CCX.

Il y eut un temps avec Frédéric Taillefer et un autre, sans. A la fin d’une vie, lequel d’entre nous dira : il fut mon meilleur ami. L’âge relativise. On craint l’injustice. On s’en tire avec : l’un de mes meilleurs amis. Vrai que le meilleur, le seul, on ne le reconnaît jamais. Frédéric Taillefer n’était pas Rouennais. Parisien. Mon exact contemporain, né en 1931, d’un père restaurateur vers Montfort-L’Amaury ou approchant. Une sorte de relais de chasse, à la mode d’autrefois. La mère suivait. Le couple jouait tous les personnages de l’auberge passée de mode.

Le fils fit médecine. Après avoir été interne à l’Hôtel-Dieu, il s’installa à Rouen. Années Cinquante. Quant on y pense, quel médecin ! D’une époque où tout le monde fumait et buvait plus que nécessaire. Ce qui le tua, du reste. Son autre passion était la musique. La classique surtout et son chant. Il m’ouvrit à ce monde. Tous les concerts de ces années-là y passèrent. Avec, à chaque fois, la visite aux virtuoses dans les coulisses. Et des troisièmes mi-temps. Plus arrosées que musicales. Chez lui, chez d’autres. M’en reste beaucoup de savoir, peu de plaisir. Un tas de disques aussi, que je ne me passe plus. Paresse de la technique.

Notre grande époque se déroula surtout à l’Hôtel d’Angleterre et à son bar Le Scotch. Quai de la Bourse, vaste bâtisse de la reconstruction, l’endroit chic de ces années. Du moins, voulu tel. Devenu aujourd’hui siège de l’Insee. Il n’en reste rien. Rien des miroirs, des bronzes, des fresques, et de la vaisselle aux armes. Au sous-sol, le bar. Cocktails, Chesterfield, 4-21, arachides grillées dans des coupelles de bakélite, premières chips. Vrais citrons pressés, vrais gin-fizz, vrai shaker d’argent. Au mur, un papier peint aux motifs de tartan écossais. L’un des barmans se nommait Mario. Ce qu’on a pu rigoler. Et boire. Heure après heure, verre après verre. On finissait Chez Georges place de la Rougemare ou Chez Gentil au Vieux-Marché.

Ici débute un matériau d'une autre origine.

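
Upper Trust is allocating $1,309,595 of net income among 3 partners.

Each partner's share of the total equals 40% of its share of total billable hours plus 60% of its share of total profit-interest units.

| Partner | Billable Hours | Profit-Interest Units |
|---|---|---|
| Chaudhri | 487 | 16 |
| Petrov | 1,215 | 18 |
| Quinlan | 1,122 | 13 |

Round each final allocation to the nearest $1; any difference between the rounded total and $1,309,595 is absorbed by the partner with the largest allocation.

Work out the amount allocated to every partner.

Chaudhri: $357,828 | Petrov: $526,305 | Quinlan: $425,462

Billable hours total 2,824; profit-interest units total 47.
Composite weights (40% billable hours + 60% profit-interest units): Chaudhri 0.2732; Petrov 0.4019; Quinlan 0.3249.
Proportional shares: Chaudhri 357,827.83; Petrov 526,304.69; Quinlan 425,462.48.
At nearest $1: Chaudhri $357,828; Petrov $526,305; Quinlan $425,462. Sum = $1,309,595.
No rounding difference to absorb.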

Peu de femmes. Quelques unes tout de même. Des filles qui travaillaient dans la banque ou les assurances. Enfin, c’est loin. Au Scotch, une clientèle de passage. Du temps d’un Paris-Le Havre en voiture, en prenant par le « haut », la route de Paris. Un temps d’avant l’autoroute et d’avant Orly.

En regard de la médecine d’aujourd’hui, Frédéric Taillefer, consultation tous les jours et sur rendez-vous, était le médecin des arrangements. Réservant ses diagnostics, on le trouvait discret, sinon délicat. Il ne s’intéressait pas aux maladies, mais aux malades. Et préférant les gens intéressants, il avait peu de clientèle. Bref, ça n’était pas un médecin ennuyeux. Alors que ceux d’aujourd’hui… Du repos, au chaud, un bon grog, à la rigueur des cachets Calmine… Moderato toujours.

Il est mort terrassé par une crise cardiaque. En 1978 ou 79, il faudrait que je vérifie. Un soir, pris de malaise, à son cabinet. Le temps de téléphoner aux pompiers, il s’écroula en voulant leur déverrouiller la porte d’entrée.

Celle qui reprit le cabinet m’avoua avoir trouvé six bouteilles de bourbon sous la pharmacie. Les a-t-elle bues ? En tout cas, elle a décroché le portrait de Dinu Lipatti qui faisait face au bureau.